Babyfreundliche Geburtskliniken bieten eine ganzheitliche Betreuung an – von der Vorsorge für Schwangere bis zu Beratungsangeboten nach der Entlassung aus dem Krankenhaus. Die Auszeichnung sei für werdende Eltern ganz sicher „ein Kriterium, warum sie sich für eine bestimmte Klinik entscheiden“, so Chefärztin Dr. Andrea Schmidt.

Das Evangelische Krankenhaus verzeichnet steigende Geburtenzahlen: 2012 gab es 589 Entbindungen, 2013 schon 635; und der positive Trend halte an.

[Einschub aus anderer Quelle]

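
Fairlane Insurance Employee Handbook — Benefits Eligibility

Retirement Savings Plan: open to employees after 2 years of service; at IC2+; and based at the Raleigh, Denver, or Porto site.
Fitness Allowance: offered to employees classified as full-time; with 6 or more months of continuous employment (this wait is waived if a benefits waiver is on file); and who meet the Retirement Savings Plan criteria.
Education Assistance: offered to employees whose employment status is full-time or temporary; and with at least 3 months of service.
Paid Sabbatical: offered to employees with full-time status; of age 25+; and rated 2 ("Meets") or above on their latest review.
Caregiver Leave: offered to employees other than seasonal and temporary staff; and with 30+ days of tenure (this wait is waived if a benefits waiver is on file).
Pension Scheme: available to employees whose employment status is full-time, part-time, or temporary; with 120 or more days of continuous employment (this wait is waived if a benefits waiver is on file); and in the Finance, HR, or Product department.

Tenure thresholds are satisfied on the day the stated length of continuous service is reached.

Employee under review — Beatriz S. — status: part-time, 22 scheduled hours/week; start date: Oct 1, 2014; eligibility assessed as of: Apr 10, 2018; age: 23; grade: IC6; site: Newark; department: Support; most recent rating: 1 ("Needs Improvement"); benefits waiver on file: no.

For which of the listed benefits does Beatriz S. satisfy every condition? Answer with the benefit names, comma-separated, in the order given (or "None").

Caregiver Leave

Service from Oct 1, 2014 to Apr 10, 2018: 1287 days.
Retirement Savings Plan — service 1287 days ≥ 2 years (≈730 days) ✓; grade IC6 ≥ IC2 ✓; site Newark ✗ (not Raleigh, Denver, or Porto) → not eligible.
Fitness Allowance — status part-time ✗ (requires full-time) → not eligible.
Education Assistance — status part-time ✗ (requires full-time or temporary) → not eligible.
Paid Sabbatical — status part-time ✗ (requires full-time) → not eligible.
Caregiver Leave — status part-time ✓ (not excluded); no waiver, service 1287 days ≥ 30 days ✓ → eligible.
Pension Scheme — status part-time ✓; no waiver, service 1287 days ≥ 120 days ✓; dept Support ✗ → not eligible.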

Stillberaterin als eine Art Geheimwaffe

Besonderen Anteil an diesem Erfolg hat Ute Voß, die als ausgebildete Still- und Laktationsberaterin eine Art Geheimwaffe des Hauses ist. Voß habe schon vielen Frauen geholfen, die glaubten, mit dem Stillen nicht zurechtzukommen, berichtet Stationsleiterin Elke Kusen. Eine besonders hübsche Geschichte dazu weiß Stephan Romanowski zu berichten: Romanowski ist Gynäkologe und Oberarzt der Frauenklinik – und seit 2013 selbst Papa. Die Mama seines Sohnes ist Hebamme im eigenen Haus. Doch auch sie hatte zunächst Stillprobleme und war froh, dass Voß ihr zur Seite stand.